“I want you to travel with me to a famine camp in Sudan on the Ethiopian border.” This sentence begins a compelling story told by my daughter’s journalism professor and Pulitzer Prize winner for her series “Aids in the Heartland,” Jacqui Banaszynski.
In her piece called “Stories Matter,” Jacqui describes an experience she had as a journalist in a camp in Sudan. In this camp, over 100,000 people had come because they heard there was water, yet by the time they arrived the river bed was dry.
She talks about how at least seventy-five people were buried each day, mostly children. Then, at night, despite the dark sadness, she heard singing.
Surprised, she found several translators who told her that the singing was the people’s version of story-telling. It was their attempt to hold onto their rituals, and carry their history and culture no matter how dire the circumstances. Can you imagine that amidst the starvation and loss, these people held onto their stories?

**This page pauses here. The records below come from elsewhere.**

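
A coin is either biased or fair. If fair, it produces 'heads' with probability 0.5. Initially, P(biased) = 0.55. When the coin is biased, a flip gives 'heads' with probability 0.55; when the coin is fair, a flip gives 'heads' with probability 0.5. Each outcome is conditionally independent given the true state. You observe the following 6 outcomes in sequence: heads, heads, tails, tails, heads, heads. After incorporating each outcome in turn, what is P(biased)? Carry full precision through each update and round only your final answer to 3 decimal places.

Apply Bayes' rule sequentially, carrying P(biased) forward.
After 'heads': P(biased) = 0.55·0.5500 / (0.55·0.5500 + 0.5·0.4500) ≈ 0.5735
After 'heads': P(biased) = 0.55·0.5735 / (0.55·0.5735 + 0.5·0.4265) ≈ 0.5966
After 'tails': P(biased) = 0.45·0.5966 / (0.45·0.5966 + 0.5·0.4034) ≈ 0.5710
After 'tails': P(biased) = 0.45·0.5710 / (0.45·0.5710 + 0.5·0.4290) ≈ 0.5450
After 'heads': P(biased) = 0.55·0.5450 / (0.55·0.5450 + 0.5·0.4550) ≈ 0.5685
After 'heads': P(biased) = 0.55·0.5685 / (0.55·0.5685 + 0.5·0.4315) ≈ 0.5917

0.592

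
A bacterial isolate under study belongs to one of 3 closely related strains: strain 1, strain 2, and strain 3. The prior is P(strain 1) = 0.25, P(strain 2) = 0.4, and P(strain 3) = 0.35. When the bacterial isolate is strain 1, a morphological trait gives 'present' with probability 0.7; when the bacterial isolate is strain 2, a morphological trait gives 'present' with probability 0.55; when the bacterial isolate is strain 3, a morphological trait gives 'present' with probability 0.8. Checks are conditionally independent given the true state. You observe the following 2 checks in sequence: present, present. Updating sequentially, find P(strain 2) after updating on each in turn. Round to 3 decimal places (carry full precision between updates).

After 'present': normaliser = 0.7·0.2500 + 0.55·0.4000 + 0.8·0.3500; P(strain 1) ≈ 0.2593, P(strain 2) ≈ 0.3259, P(strain 3) ≈ 0.4148
After 'present': normaliser = 0.7·0.2593 + 0.55·0.3259 + 0.8·0.4148; P(strain 1) ≈ 0.2620, P(strain 2) ≈ 0.2588, P(strain 3) ≈ 0.4791

0.259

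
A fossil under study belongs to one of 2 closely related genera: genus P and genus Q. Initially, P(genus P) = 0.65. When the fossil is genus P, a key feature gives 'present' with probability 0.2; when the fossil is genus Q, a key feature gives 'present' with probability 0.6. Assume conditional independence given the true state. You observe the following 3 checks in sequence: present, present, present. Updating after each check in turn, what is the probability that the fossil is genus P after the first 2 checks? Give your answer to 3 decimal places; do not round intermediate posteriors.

0.171

After 'present': P(genus P) = 0.2·0.6500 / (0.2·0.6500 + 0.6·0.3500) ≈ 0.3824
After 'present': P(genus P) = 0.2·0.3824 / (0.2·0.3824 + 0.6·0.6176) ≈ 0.1711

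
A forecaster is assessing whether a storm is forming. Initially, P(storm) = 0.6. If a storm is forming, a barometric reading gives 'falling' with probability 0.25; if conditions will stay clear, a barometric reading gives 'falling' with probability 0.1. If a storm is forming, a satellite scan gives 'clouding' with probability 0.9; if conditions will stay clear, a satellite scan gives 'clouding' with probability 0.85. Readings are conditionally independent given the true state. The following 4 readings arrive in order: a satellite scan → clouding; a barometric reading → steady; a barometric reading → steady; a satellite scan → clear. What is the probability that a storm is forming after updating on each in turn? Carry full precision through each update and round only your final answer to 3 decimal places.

0.424

After a satellite scan='clouding': P(storm) = 0.9·0.6000 / (0.9·0.6000 + 0.85·0.4000) ≈ 0.6136
After a barometric reading='steady': P(storm) = 0.75·0.6136 / (0.75·0.6136 + 0.9·0.3864) ≈ 0.5696
After a barometric reading='steady': P(storm) = 0.75·0.5696 / (0.75·0.5696 + 0.9·0.4304) ≈ 0.5245
After a satellite scan='clear': P(storm) = 0.1·0.5245 / (0.1·0.5245 + 0.15·0.4755) ≈ 0.4237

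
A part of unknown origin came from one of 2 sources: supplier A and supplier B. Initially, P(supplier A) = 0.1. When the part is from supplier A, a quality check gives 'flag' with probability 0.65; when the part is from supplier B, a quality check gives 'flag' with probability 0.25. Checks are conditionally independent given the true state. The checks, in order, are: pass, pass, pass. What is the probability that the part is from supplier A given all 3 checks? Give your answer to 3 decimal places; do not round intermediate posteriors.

0.011

After 'pass': P(supplier A) = 0.35·0.1000 / (0.35·0.1000 + 0.75·0.9000) ≈ 0.0493
After 'pass': P(supplier A) = 0.35·0.0493 / (0.35·0.0493 + 0.75·0.9507) ≈ 0.0236
After 'pass': P(supplier A) = 0.35·0.0236 / (0.35·0.0236 + 0.75·0.9764) ≈ 0.0112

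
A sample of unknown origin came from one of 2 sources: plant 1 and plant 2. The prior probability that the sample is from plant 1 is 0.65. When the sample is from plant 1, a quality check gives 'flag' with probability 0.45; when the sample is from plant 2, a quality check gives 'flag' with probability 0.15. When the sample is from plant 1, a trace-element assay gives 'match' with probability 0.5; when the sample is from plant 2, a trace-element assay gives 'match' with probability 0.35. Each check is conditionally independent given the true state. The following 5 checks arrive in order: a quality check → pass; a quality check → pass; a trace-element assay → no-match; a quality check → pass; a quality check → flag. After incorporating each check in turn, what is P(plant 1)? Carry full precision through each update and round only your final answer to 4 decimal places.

After a quality check='pass': P(plant 1) = 0.55·0.6500 / (0.55·0.6500 + 0.85·0.3500) ≈ 0.5458
After a quality check='pass': P(plant 1) = 0.55·0.5458 / (0.55·0.5458 + 0.85·0.4542) ≈ 0.4374
After a trace-element assay='no-match': P(plant 1) = 0.5·0.4374 / (0.5·0.4374 + 0.65·0.5626) ≈ 0.3743
After a quality check='pass': P(plant 1) = 0.55·0.3743 / (0.55·0.3743 + 0.85·0.6257) ≈ 0.2790
After a quality check='flag': P(plant 1) = 0.45·0.2790 / (0.45·0.2790 + 0.15·0.7210) ≈ 0.5373

0.5373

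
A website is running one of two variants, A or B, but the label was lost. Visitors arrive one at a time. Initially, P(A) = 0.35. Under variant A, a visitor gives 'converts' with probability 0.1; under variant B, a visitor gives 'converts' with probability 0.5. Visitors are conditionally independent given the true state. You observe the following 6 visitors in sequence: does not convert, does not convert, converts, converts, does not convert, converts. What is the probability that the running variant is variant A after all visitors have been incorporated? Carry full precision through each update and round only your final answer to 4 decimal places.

After 'does not convert': P(A) = 0.9·0.3500 / (0.9·0.3500 + 0.5·0.6500) ≈ 0.4922
After 'does not convert': P(A) = 0.9·0.4922 / (0.9·0.4922 + 0.5·0.5078) ≈ 0.6357
After 'converts': P(A) = 0.1·0.6357 / (0.1·0.6357 + 0.5·0.3643) ≈ 0.2587
After 'converts': P(A) = 0.1·0.2587 / (0.1·0.2587 + 0.5·0.7413) ≈ 0.0652
After 'does not convert': P(A) = 0.9·0.0652 / (0.9·0.0652 + 0.5·0.9348) ≈ 0.1116
After 'converts': P(A) = 0.1·0.1116 / (0.1·0.1116 + 0.5·0.8884) ≈ 0.0245

0.0245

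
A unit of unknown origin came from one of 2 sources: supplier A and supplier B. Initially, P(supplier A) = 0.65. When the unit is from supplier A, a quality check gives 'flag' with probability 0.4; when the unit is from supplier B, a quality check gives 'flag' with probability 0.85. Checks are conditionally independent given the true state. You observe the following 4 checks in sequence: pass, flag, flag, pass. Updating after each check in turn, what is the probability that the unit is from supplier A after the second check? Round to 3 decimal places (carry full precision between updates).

0.778

After 'pass': P(supplier A) = 0.6·0.6500 / (0.6·0.6500 + 0.15·0.3500) ≈ 0.8814
After 'flag': P(supplier A) = 0.4·0.8814 / (0.4·0.8814 + 0.85·0.1186) ≈ 0.7776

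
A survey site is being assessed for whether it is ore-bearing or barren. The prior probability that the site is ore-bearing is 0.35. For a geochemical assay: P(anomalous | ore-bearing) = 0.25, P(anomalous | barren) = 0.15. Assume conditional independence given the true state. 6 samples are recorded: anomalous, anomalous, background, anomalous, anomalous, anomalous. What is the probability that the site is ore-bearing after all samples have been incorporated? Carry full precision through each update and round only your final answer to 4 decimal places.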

Stories are both catalysts and glue, propelling us forward and holding together what we know to be true. Katherine Lanpher says that “Stories are the connective tissue of the human race.”
I think that Corporate America has replaced important stories with dull initiatives. I think we’ve white-washed our stories into Vision Statements that induce yawns rather than singing.
Leaders need to help their teams create a story that tells from where the company came, where it is today, and where they’d like to lead it. They need to ask people about their stories at home, and determine how personal stories can positively or negatively impact work stories.
If we could find our stories in a business setting, perhaps it would make some of the hard work worth it. We would know our greater meaning . . . our larger message. We could build around a truth rather than react to a series of demands.
As Jacqui says: “Stories are our soul. Write and edit and tell yours with your whole selves. Tell them as if they are all that matters. It matters that you do it as if that’s all there is.”